MySQLもRailsも、1つのサービスの構成要素は全て1つのcontainerに詰め込みます。イメージとしては1 VMで構成されたシステムをまるごと1 containerに入れる形となります。
これにより、開発者間でcontainerを受け渡す時もdocker export|importするだけで済みますし、開発環境用Dockerサーバでdocker psしたときに大量のcontainerに面食らうこともありません。

Dockerfileの管理は諦める。受け渡しはDocker Imageで

きれいなDockerfileを書くことは諦めます。受け渡し・移動の際はdocker exportしたイメージを使い、container内の設定が必要になったときは潔くshellを叩いて直接修正します。
これにより、containerの設定変更は実質テストサーバで動いているものを直接修正するのと同じ手間でできるので、ほとんどDockerを意識せずに利用することができます。
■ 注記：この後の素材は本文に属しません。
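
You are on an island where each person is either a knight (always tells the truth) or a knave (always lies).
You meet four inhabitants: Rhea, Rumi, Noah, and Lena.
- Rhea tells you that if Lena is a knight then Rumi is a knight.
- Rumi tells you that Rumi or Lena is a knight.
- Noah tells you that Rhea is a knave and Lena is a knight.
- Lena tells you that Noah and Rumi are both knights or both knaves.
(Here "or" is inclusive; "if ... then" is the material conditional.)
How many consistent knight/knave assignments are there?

1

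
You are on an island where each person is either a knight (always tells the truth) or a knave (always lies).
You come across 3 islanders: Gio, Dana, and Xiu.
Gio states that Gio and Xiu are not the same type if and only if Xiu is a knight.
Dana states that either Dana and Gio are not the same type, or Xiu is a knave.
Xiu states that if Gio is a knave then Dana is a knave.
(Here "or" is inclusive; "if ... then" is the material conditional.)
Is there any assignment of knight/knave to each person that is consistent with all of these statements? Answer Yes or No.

No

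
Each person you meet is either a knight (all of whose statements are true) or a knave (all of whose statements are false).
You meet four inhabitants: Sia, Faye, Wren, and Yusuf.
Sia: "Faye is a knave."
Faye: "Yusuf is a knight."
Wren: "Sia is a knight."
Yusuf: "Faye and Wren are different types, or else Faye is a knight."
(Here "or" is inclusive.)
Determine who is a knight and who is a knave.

Suppose Sia is a knight. Then Sia's statement "Faye is a knave" would have to be true. Checking the 8 ways to assign the others, none is consistent with every speaker.
(For instance, with Faye=knight, Wren=knave, Yusuf=knight, Sia's claim "Faye is a knave" comes out false where it would need to be true.)
So Sia must be a knave, making "Faye is a knave" false. Taking Sia=knave, Faye=knight, Wren=knave, Yusuf=knight, each remaining statement checks out:
  Faye (knight): "Yusuf is a knight" — true. ✓
  Wren (knave): "Sia is a knight" — false. ✓
  Yusuf (knight): "Faye and Wren are different types, or else Faye is a knight" — true. ✓
This is the unique consistent assignment.

Sia is a knave, Faye is a knight, Wren is a knave, and Yusuf is a knight.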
今動いているサーバを丸ごとDocker Imageにして動かしちゃう

そもそもcontainerを構築する際、新規でcontainerを作るのならともかく、既存サーバをcontainerにしたいということが良くありますが、そういう時は雑に丸ごとtarで固めてDocker Imageにしてしまいます。環境によって多少の微調整は必要ですが、kernelやネットワーク周りでの環境依存があまりないサーバであれば、大体そこそこ動きます。
本番環境として運用するにはきちんと検証してから使いたいですが、テスト・開発環境で一時的に動かしたいといったレベルであればこれで充分なことも多いです。

まとめ

そんなわけで、社内でのゆるふわなDocker運用について、軽く概要を書いてみました。それぞれの具体的なコマンドや注意点などは今後個別に書いていこうかと思いますが、本記事では意外とこんなに雑な運用でもDockerを便利に使うことができるということを紹介しました。

意識が高いのも良いのですが、意識の高さ≒ハードルの高さにも繋がるので、それが導入の障壁になるくらいなら多少は意識を下げて布教に努めるのもいいんじゃないの、というゆるふわDocker部でした。